Judges are but men, and are swayed like other men by vehement prejudices. This is corruption in reality, give it whatever other name you please.
      - David Dudley Field

A justice with grave justices shall sit;
  He praise their wisdom, they admire his wit.
      - John Gay, The Birth of the Squire (l. 77)

Art thou a magistrate? then be severe:
  If studious, copy fair what time hath blurr'd,
    Redeem truth from his jaws: if a soldier,
      Chase brave employments with a naked sword
        Throughout the world. Fool not, for all may have
          If they dare try, a glorious life, or grave.
      - George Herbert, The Church Porch (st. 15)

A corrupt judge is not qualified to inquire into the truth.
      - Horace (Quintus Horatius Flaccus)

A corrupt judge does not carefully search for the truth.
  [Lat., Male verum examinat omnis
    Corruptus judex.]
      - Horace (Quintus Horatius Flaccus), Satires
         (II, 2, 8)

Those that have done nothing in life, are not qualified to judge of those that have done little.
      - Samuel Johnson (a/k/a Dr. Johnson) ("The Great Cham of Literature")

So wise, so grave, of so perplex'd a tongue,
  And loud withal, that would not wag, not scarce
    Lie still without a fee.
      - Ben Jonson, Volpone (act I, sc. 1)

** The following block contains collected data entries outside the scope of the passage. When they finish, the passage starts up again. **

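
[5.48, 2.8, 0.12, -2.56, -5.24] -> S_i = 5.48 + -2.68*i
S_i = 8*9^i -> [8, 72, 648, 5832, 52488]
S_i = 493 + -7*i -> [493, 486, 479, 472, 465]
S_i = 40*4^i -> [40, 160, 640, 2560, 10240]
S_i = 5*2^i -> [5, 10, 20, 40, 80]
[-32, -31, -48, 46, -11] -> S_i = Random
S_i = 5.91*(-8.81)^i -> [5.91, -52.07, 458.71, -4041.25, 35603.37]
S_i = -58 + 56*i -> [-58, -2, 54, 110, 166]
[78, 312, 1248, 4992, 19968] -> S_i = 78*4^i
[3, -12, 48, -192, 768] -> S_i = 3*-4^i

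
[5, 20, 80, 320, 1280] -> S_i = 5*4^i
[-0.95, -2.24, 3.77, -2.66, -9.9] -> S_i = Random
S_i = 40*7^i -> [40, 280, 1960, 13720, 96040]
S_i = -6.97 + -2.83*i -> [-6.97, -9.8, -12.63, -15.46, -18.29]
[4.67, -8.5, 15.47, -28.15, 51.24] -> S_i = 4.67*(-1.82)^i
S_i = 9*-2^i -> [9, -18, 36, -72, 144]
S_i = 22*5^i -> [22, 110, 550, 2750, 13750]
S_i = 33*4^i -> [33, 132, 528, 2112, 8448]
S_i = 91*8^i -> [91, 728, 5824, 46592, 372736]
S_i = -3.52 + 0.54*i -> [-3.52, -2.98, -2.44, -1.9, -1.36]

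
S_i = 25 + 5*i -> [25, 30, 35, 40, 45]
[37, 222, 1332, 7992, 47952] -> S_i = 37*6^i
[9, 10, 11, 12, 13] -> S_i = 9 + 1*i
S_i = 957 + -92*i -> [957, 865, 773, 681, 589]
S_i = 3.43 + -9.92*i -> [3.43, -6.49, -16.41, -26.33, -36.25]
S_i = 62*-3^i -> [62, -186, 558, -1674, 5022]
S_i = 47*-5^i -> [47, -235, 1175, -5875, 29375]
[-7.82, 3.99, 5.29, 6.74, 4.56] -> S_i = Random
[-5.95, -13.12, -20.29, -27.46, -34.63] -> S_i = -5.95 + -7.17*i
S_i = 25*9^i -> [25, 225, 2025, 18225, 164025]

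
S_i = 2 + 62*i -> [2, 64, 126, 188, 250]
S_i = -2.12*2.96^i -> [-2.12, -6.28, -18.57, -54.98, -162.74]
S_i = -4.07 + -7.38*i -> [-4.07, -11.45, -18.83, -26.21, -33.59]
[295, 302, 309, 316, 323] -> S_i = 295 + 7*i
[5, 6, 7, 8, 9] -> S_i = 5 + 1*i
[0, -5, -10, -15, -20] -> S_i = 0 + -5*i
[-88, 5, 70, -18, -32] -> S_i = Random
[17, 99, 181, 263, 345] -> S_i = 17 + 82*i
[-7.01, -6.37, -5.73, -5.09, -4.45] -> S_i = -7.01 + 0.64*i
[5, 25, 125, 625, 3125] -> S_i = 5*5^i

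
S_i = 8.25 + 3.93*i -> [8.25, 12.18, 16.11, 20.04, 23.97]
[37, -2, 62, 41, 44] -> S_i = Random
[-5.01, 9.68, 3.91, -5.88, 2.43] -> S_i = Random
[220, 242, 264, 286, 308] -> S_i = 220 + 22*i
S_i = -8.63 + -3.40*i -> [-8.63, -12.03, -15.43, -18.83, -22.23]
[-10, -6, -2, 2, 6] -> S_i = -10 + 4*i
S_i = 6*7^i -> [6, 42, 294, 2058, 14406]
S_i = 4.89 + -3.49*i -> [4.89, 1.4, -2.09, -5.58, -9.07]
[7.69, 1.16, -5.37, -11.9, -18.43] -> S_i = 7.69 + -6.53*i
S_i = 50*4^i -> [50, 200, 800, 3200, 12800]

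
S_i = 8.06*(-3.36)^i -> [8.06, -27.08, 90.99, -305.74, 1027.29]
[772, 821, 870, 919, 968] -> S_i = 772 + 49*i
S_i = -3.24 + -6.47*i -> [-3.24, -9.71, -16.18, -22.65, -29.12]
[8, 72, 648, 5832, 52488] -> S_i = 8*9^i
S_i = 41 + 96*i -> [41, 137, 233, 329, 425]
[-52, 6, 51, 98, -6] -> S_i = Random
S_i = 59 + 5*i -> [59, 64, 69, 74, 79]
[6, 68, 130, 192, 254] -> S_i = 6 + 62*i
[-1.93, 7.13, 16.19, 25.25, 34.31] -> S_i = -1.93 + 9.06*i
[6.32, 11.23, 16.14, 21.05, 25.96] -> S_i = 6.32 + 4.91*i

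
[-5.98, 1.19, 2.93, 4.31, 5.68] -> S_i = Random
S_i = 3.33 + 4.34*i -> [3.33, 7.67, 12.01, 16.35, 20.69]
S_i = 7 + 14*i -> [7, 21, 35, 49, 63]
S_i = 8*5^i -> [8, 40, 200, 1000, 5000]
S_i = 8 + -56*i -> [8, -48, -104, -160, -216]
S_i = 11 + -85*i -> [11, -74, -159, -244, -329]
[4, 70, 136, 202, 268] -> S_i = 4 + 66*i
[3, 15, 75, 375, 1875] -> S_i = 3*5^i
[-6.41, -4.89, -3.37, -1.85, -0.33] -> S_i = -6.41 + 1.52*i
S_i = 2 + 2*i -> [2, 4, 6, 8, 10]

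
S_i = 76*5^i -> [76, 380, 1900, 9500, 47500]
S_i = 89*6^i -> [89, 534, 3204, 19224, 115344]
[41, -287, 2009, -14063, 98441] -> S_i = 41*-7^i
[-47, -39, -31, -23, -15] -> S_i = -47 + 8*i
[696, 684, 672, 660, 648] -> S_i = 696 + -12*i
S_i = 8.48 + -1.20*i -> [8.48, 7.28, 6.08, 4.88, 3.68]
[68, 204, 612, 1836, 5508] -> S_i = 68*3^i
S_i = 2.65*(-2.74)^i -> [2.65, -7.26, 19.9, -54.51, 149.36]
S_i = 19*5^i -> [19, 95, 475, 2375, 11875]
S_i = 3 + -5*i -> [3, -2, -7, -12, -17]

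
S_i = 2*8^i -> [2, 16, 128, 1024, 8192]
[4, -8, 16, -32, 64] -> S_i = 4*-2^i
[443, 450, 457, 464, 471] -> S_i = 443 + 7*i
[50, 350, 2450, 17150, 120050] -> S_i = 50*7^i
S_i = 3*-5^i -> [3, -15, 75, -375, 1875]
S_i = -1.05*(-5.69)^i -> [-1.05, 5.97, -33.99, 193.43, -1100.62]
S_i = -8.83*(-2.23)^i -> [-8.83, 19.69, -43.91, 97.92, -218.36]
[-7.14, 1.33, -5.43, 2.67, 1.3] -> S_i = Random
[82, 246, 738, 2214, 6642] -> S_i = 82*3^i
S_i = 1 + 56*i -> [1, 57, 113, 169, 225]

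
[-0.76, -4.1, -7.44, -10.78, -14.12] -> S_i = -0.76 + -3.34*i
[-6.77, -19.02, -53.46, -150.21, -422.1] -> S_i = -6.77*2.81^i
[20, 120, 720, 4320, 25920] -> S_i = 20*6^i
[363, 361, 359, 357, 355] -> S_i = 363 + -2*i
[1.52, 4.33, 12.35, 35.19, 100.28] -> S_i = 1.52*2.85^i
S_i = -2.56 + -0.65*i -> [-2.56, -3.21, -3.86, -4.51, -5.16]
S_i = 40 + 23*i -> [40, 63, 86, 109, 132]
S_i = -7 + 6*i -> [-7, -1, 5, 11, 17]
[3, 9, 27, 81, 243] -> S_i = 3*3^i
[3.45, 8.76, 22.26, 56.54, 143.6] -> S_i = 3.45*2.54^i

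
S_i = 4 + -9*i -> [4, -5, -14, -23, -32]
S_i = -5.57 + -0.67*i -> [-5.57, -6.24, -6.91, -7.58, -8.25]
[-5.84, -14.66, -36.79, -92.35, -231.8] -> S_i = -5.84*2.51^i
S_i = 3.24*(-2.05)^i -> [3.24, -6.64, 13.62, -27.91, 57.22]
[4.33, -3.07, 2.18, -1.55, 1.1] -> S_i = 4.33*(-0.71)^i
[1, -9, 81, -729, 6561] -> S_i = 1*-9^i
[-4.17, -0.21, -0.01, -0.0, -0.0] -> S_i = -4.17*0.05^i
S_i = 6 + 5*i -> [6, 11, 16, 21, 26]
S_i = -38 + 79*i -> [-38, 41, 120, 199, 278]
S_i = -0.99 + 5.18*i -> [-0.99, 4.19, 9.37, 14.55, 19.73]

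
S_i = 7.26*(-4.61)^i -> [7.26, -33.47, 154.29, -711.28, 3278.99]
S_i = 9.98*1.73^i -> [9.98, 17.27, 29.87, 51.67, 89.4]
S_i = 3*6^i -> [3, 18, 108, 648, 3888]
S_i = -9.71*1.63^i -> [-9.71, -15.83, -25.8, -42.05, -68.54]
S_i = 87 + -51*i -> [87, 36, -15, -66, -117]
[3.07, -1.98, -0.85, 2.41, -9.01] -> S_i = Random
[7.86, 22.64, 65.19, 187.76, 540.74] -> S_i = 7.86*2.88^i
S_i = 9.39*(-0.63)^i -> [9.39, -5.92, 3.73, -2.35, 1.48]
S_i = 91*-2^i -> [91, -182, 364, -728, 1456]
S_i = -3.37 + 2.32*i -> [-3.37, -1.05, 1.27, 3.59, 5.91]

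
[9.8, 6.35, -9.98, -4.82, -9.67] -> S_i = Random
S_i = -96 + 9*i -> [-96, -87, -78, -69, -60]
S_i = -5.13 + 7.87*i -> [-5.13, 2.74, 10.61, 18.48, 26.35]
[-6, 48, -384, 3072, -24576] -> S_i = -6*-8^i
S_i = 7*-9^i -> [7, -63, 567, -5103, 45927]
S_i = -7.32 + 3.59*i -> [-7.32, -3.73, -0.14, 3.45, 7.04]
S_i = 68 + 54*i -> [68, 122, 176, 230, 284]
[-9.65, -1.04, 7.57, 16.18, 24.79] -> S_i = -9.65 + 8.61*i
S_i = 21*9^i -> [21, 189, 1701, 15309, 137781]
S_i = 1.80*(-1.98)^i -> [1.8, -3.56, 7.06, -13.97, 27.67]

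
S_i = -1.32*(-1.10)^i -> [-1.32, 1.45, -1.6, 1.76, -1.93]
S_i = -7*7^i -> [-7, -49, -343, -2401, -16807]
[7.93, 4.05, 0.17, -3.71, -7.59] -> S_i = 7.93 + -3.88*i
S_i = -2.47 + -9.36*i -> [-2.47, -11.83, -21.19, -30.55, -39.91]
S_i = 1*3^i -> [1, 3, 9, 27, 81]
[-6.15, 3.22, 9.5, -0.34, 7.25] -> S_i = Random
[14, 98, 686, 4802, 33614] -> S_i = 14*7^i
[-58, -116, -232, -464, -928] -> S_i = -58*2^i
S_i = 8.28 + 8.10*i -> [8.28, 16.38, 24.48, 32.58, 40.68]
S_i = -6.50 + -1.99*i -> [-6.5, -8.49, -10.48, -12.47, -14.46]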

Judge not, lest ye be judged judgmental.
      - Florence King

A judge's duty is to grant justice, but his practice is to delay it: even those judges who know their duty adhere to the general practice.
  [Fr., Le devoir des juges est de rendre justice, leur metier est de la differer; quelques uns savent leur devoir, et font leur metier.]
      - Jean de la Bruyere, Les Caracteres

Half as sober as a judge.
      - Charles Lamb (used pseudonym Elia),
        Letter to Mr. and Mrs. Maxon

I'm not final because I'm right, I'm right because I'm final.
      - Judge Mills Lane

If judges would make their decisions just, they should behold neither plaintiff, defendant, nor pleader, but only the cause itself.
      - Brockholst Livingston

There should be many judges, for few will always do the will of few.
  [It., Bisogna che i giudici siano assai, perche pochi sempre fanno a modo de' pochi.]
      - Niccolo Machiavelli (Macchiavelli),
        Dei Discorsi (I, 7)

The acme of judicial distinction means the ability to look a lawyer straight in the eyes for two hours and not to hear a damned word he says.
      - John C. Marshall

My suit has nothing to do with the assault, or battery, or poisoning, but is about three goats, which, I complain, have been stolen by my neighbor. This the judge desires to have proved to him; but you, with swelling words and extravagant gestures, dilate on the Battle of Cannae, the Mithridatic war, and the perjuries of the insensate Carthaginians, the Syllae, the Marii, and the Mucii. It is time, Postumus, to say something about my three goats.
      - Martial (Marcus Valerius Martialis),
        Epigrams (bk. VI, ep. 19)

I pleaded your cause, Sextus, having agreed to do so for two thousand sesterces. How is it that you have sent me only a thousand? "You said nothing," you tell me; "and this cause was lost through you." You ought to give me so much the more, Sextus, as I had to blush for you.